La chica del anillo, II.

Una vez confirmado lo de las mariposas y resueltos los abrazos siguientes él parecía tener algo más, aunque fue un momento tenso para ella porque no entendía a que se debía tanta ilusión por regalar algo que él mismo había comprado. Ella seguía sentada en el mismo sitio de la cama, en la misma habitación, rodeada por las mismas paredes de gotelé blancas, no se había quitado la americana negra, su pelo seguía despeinado y no había cesado el frío de sus manos. Aunque no todo estaba igual, él no estaba sentado a su lado, había ido a buscar, a su parecer, las llaves de un piso en Gran Vía o los billetes para un viaje a Roma, el corazón le latía muy deprisa, no paraban de pasársele ideas descabelladas por la cabeza, tampoco podía controlar la risa nerviosa, la incertidumbre. De repente oye su voz desde fuera pidiéndole que cierre los ojos, 'qué típico', pensó, pero no era tan típico para ella sentirse así. Volvieron esas fracciones de segundo en las que le daba tiempo a repasar una especie de lista creándose en ese mismo momento de cosas interminables que no dejaría de hacer con él por nada del mundo, pensándolo interiormente, más nerviosa aún esperando la sorpresa. Si ella supiera... algo que no estaba en su lista repentina, algo que nadie hizo por ella nunca, algo que, por descontado, no era algo típico en la vida real, algo que marcaría un antes y un después. Una vez más.

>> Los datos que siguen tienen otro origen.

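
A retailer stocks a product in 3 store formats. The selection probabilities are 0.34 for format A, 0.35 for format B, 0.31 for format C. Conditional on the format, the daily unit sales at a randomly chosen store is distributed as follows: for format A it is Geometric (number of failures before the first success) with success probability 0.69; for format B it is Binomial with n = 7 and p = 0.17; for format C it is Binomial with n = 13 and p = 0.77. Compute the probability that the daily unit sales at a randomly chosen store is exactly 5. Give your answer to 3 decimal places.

0.002

Conditional on each format, P(X = 5): A: 0.00197541; B: 0.00205409; C: 0.00272807.
By total probability, P(X = 5) = 0.34·0.00197541 + 0.35·0.00205409 + 0.31·0.00272807 = 0.00223627.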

Se retira su brillante pelo del hombro, se lo ahueca un poco, se frota las manos para templarlas, descruza las piernas, respira hondo y sonríe. Suena el picaporte junto con su maravillosa voz, piensa, advirtiendo de que no puede abrir aún los ojos. Ambos esbozan una sonrisa, él por saber todo lo que vendrá, ella por curiosidad y por ganas de alargar un poco más esa sensación de que todavía significa mucho para alguien después de todo.
Le pide que abra los ojos, ella los abre lentamente. Y ya está. No hay más llaves que las del piso en el que se encuentran, ni papeles que digan ser billetes de viaje, ni una correa para un perrito, ni un Serie 1. No.
Abre los ojos y le ve a él, al chico que le ha prometido el cielo y una copa de champán cada luna llena, en el suelo, de rodillas, con una cajita pequeña azul marino sellada con la firma de Agatha en blanco marfil y que contiene algo que supera su desconcertante lista. Tiene un anillo. No se lo cree, se lleva las manos a la boca y las lágrimas saltan a los carrillos de la cara. E precioso, de plata, en la parte superior tiene circonitas que brillan con su propia luz, por la parte de los brillantes es más ancho que por el resto del dedo y eso lo hace mucho más especial.
Él desliza el anillo por su dedo anular derecho, que por un momento pensó ser el de pedida, pero era pronto, de momento lo selló con la frase, o con la pregunta de "¿Quieres estar conmigo para siempre?", a lo que ella contestó, "Si, por supuesto que quiero".
Entre lágrimas, caricias, risas, promesas, abrazos, sensaciones que solo se conocen rozando esos labios (por si alguien lo intenta, nadie más podrá) y un apretón de manos se consumieron durante toda la tarde. Ella volvió a tener un pensamiento fugaz, "Nosotros, los que aún rotos aprendimos a amar con cada pedazo, los que aprendieron que encontrarse en otros ojos era saberse perdido para siempre..., no quiero algo si no es a su lado".

Él jamás pertenecería a ninguna lista. Nada podía compararse con lo que sentía por él. Quería pasar toda la vida a su lado.